Bills targeting trans youth often focus on trans women, and have a disproportionate effect on athletes of colour, cisgender and transgender alike. One recent instance of discrimination is the case of Caster Semenya, an Olympic champion runner and Black woman who was required by World Athletics, the international governing body for athletics, to take medication that lowers testosterone levels. Additionally, stereotypes frequently label and profile women of colour, particularly Black women, as unfeminine.

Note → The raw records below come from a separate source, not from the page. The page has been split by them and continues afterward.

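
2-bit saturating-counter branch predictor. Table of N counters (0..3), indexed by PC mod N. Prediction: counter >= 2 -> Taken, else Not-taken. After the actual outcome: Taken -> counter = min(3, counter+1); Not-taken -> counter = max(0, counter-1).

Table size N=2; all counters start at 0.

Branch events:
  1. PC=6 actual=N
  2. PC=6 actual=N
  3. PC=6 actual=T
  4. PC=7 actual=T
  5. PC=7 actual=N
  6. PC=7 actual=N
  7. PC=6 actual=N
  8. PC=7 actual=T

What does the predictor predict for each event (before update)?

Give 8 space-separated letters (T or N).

Ev 1: PC=6 idx=0 pred=N actual=N -> ctr[0]=0
Ev 2: PC=6 idx=0 pred=N actual=N -> ctr[0]=0
Ev 3: PC=6 idx=0 pred=N actual=T -> ctr[0]=1
Ev 4: PC=7 idx=1 pred=N actual=T -> ctr[1]=1
Ev 5: PC=7 idx=1 pred=N actual=N -> ctr[1]=0
Ev 6: PC=7 idx=1 pred=N actual=N -> ctr[1]=0
Ev 7: PC=6 idx=0 pred=N actual=N -> ctr[0]=0
Ev 8: PC=7 idx=1 pred=N actual=T -> ctr[1]=1

Answer: N N N N N N N N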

Professional female athletes, in contrast to conservative lawmakers and pundits, are broadly supportive of transgender athletes in their sports. Jessica Platt, a trans woman and professional ice hockey player, played in the Canadian Women’s Hockey League and has discussed the positive atmosphere she experienced on the team. Layshia Clarendon, a trans and nonbinary WNBA player, announced their top surgery to the full support of their team and the players’ union and has spoken about the harm of targeting trans athletes.

It can be disheartening and tiring for trans athletes to constantly fight against nonsensical, bigoted rhetoric and legislation for their right to merely play sports, but they are not alone. They have activists, lawmakers, and teammates alongside them.